J’en ai souffert, et pourtant je suis habitué à ce que mes opinions politiques me fassent mal voir de tous les camps, et donc à prendre des coups de tous les côtés à la fois. Cette fois-ci, c’était différent : la violence verbale, l’agressivité ne venaient pas seulement d’individus, elle venait de l’institution même qui m’avait accueilli et dont je me reconnaissais. On considère en général comme normal d’être rejeté par les autres ; mais il est toujours difficile d’être exclu par les siens.

D’autant que l’exclusion dont nous avons eu à souffrir de la part de l’Église a pris une forme bien particulière. De tous temps, l’Église a su imposer le silence à ceux qui s’écartaient de la ligne. D’abord elle l’a fait par la mise à mort des déviants, puis par leur bannissement de l’institution. Aujourd’hui, elle a compris que la devise des dictatures (« ferme ta gueule ») est infiniment moins efficace que celle des démocraties (« cause toujours ») ; aussi traite-t-elle ses hérétiques par l’indifférence. Or, il n’est rien de pire. « Tout mais pas l’indifférence », chantait Goldman. Ô si juste phrase. Quand on vous combat, quand on vous insulte, quand on se moque de vous, on reconnaît que vous existez. L’Église a fait tout le contraire : elle a combattu la loi Taubira et ses partisans, mais elle a agi exactement comme si, en son sein, l’opposition à cette loi faisait l’unanimité. Il n’y a rien de plus insupportable que de se voir ainsi nié dans son existence même.

Car nous existons. Un sondage IFOP réalisé en août dernier montrait que 45% des catholiques pratiquants soutenaient le droit pour les couples homosexuels de se marier, et que nous étions encore 36% à être favorables à l’adoption pour ces mêmes couples. Même en tenant compte de la marge d’erreur (estimée au maximum à 3,1% sur cette étude), et même en admettant que ces chiffres aient un peu baissé depuis, cela prouve que nous sommes, à tout le moins, une forte minorité au sein de l’Église catholique.
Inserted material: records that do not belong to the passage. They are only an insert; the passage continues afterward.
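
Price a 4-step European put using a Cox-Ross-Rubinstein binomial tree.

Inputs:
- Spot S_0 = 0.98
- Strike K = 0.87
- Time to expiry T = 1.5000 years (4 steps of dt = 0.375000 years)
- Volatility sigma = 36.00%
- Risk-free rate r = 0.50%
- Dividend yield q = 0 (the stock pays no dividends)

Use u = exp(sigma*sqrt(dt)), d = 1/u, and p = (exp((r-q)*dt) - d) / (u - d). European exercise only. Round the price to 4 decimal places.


Answer: Price = V(0,0) = 0.1137

Derivation:
dt = T/N = 0.375000
u = exp(sigma*sqrt(dt)) = 1.246643; d = 1/u = 0.802154
p = (exp((r-q)*dt) - d) / (u - d) = 0.449331
Discount per step: exp(-r*dt) = 0.998127
Stock lattice S(k, i) with i counting down-moves:
  k=0: S(0,0) = 0.9800
  k=1: S(1,0) = 1.2217; S(1,1) = 0.7861
  k=2: S(2,0) = 1.5230; S(2,1) = 0.9800; S(2,2) = 0.6306
  k=3: S(3,0) = 1.8987; S(3,1) = 1.2217; S(3,2) = 0.7861; S(3,3) = 0.5058
  k=4: S(4,0) = 2.3670; S(4,1) = 1.5230; S(4,2) = 0.9800; S(4,3) = 0.6306; S(4,4) = 0.4057
Terminal payoffs V(N, i) = max(K - S_T, 0):
  V(4,0) = 0.000000; V(4,1) = 0.000000; V(4,2) = 0.000000; V(4,3) = 0.239417; V(4,4) = 0.464250
Backward induction: V(k, i) = exp(-r*dt) * [p * V(k+1, i) + (1-p) * V(k+1, i+1)].
  V(3,0) = exp(-r*dt) * [p*0.000000 + (1-p)*0.000000] = 0.000000
  V(3,1) = exp(-r*dt) * [p*0.000000 + (1-p)*0.000000] = 0.000000
  V(3,2) = exp(-r*dt) * [p*0.000000 + (1-p)*0.239417] = 0.131593
  V(3,3) = exp(-r*dt) * [p*0.239417 + (1-p)*0.464250] = 0.362545
  V(2,0) = exp(-r*dt) * [p*0.000000 + (1-p)*0.000000] = 0.000000
  V(2,1) = exp(-r*dt) * [p*0.000000 + (1-p)*0.131593] = 0.072328
  V(2,2) = exp(-r*dt) * [p*0.131593 + (1-p)*0.362545] = 0.258287
  V(1,0) = exp(-r*dt) * [p*0.000000 + (1-p)*0.072328] = 0.039754
  V(1,1) = exp(-r*dt) * [p*0.072328 + (1-p)*0.258287] = 0.174402
  V(0,0) = exp(-r*dt) * [p*0.039754 + (1-p)*0.174402] = 0.113688


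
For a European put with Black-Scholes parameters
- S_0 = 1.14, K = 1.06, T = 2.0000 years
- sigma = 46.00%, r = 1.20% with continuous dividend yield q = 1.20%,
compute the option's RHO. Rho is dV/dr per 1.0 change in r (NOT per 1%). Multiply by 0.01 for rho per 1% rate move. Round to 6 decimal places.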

Comment, dans ces conditions, avons-nous pu être aussi peu reconnus et entendus ? S’il faut chercher à comprendre le début de la crise, je crois qu’il faut remonter à la prière du 15 août demandée par le cardinal Vingt-Trois, archevêque de Paris et alors président de la Conférence des Évêques de France. Quelque chose a commencé à se casser dans l’Église à ce moment-là, et la fracture a été ensuite élargie, la plaie empêchée de cicatriser, par l’autisme de l’Église envers nous. Là encore, André Vingt-Trois a joué un rôle important dans ce mutisme à notre égard, car il n’ignorait pas, il ne pouvait pas ignorer, qu’il récupérait de force toute une frange des catholiques français, pour les enrôler contre leur volonté dans son combat rétrograde. A ce double titre, sa responsabilité sera lourde devant l’Histoire. Mais bien d’autres évêques en portent aussi leur part. J’ai écrit à l’évêque de Toulouse, à l’évêque de Tarbes, à l’évêque de Lyon en plus de celui de Paris ; aucun ne m’a jamais répondu.

Il y a donc eu rupture de la communion ecclésiale, et cette cassure est toujours entre nous. Elle me préoccupe bien davantage que les divisions de la société française dans son ensemble qui se sont révélées à la faveur de cette loi, car la société française, malgré un affaiblissement progressif, me semble infiniment plus à même de résister à ces tensions et de reconstruire une unité réelle que ne l’est l’Église. L’Église en Europe est fragile, pire : elle est malade, mourante peut-être. Un mort qui parle, un mort debout, me soufflent certains de mes amis, catholiques pratiquants eux aussi.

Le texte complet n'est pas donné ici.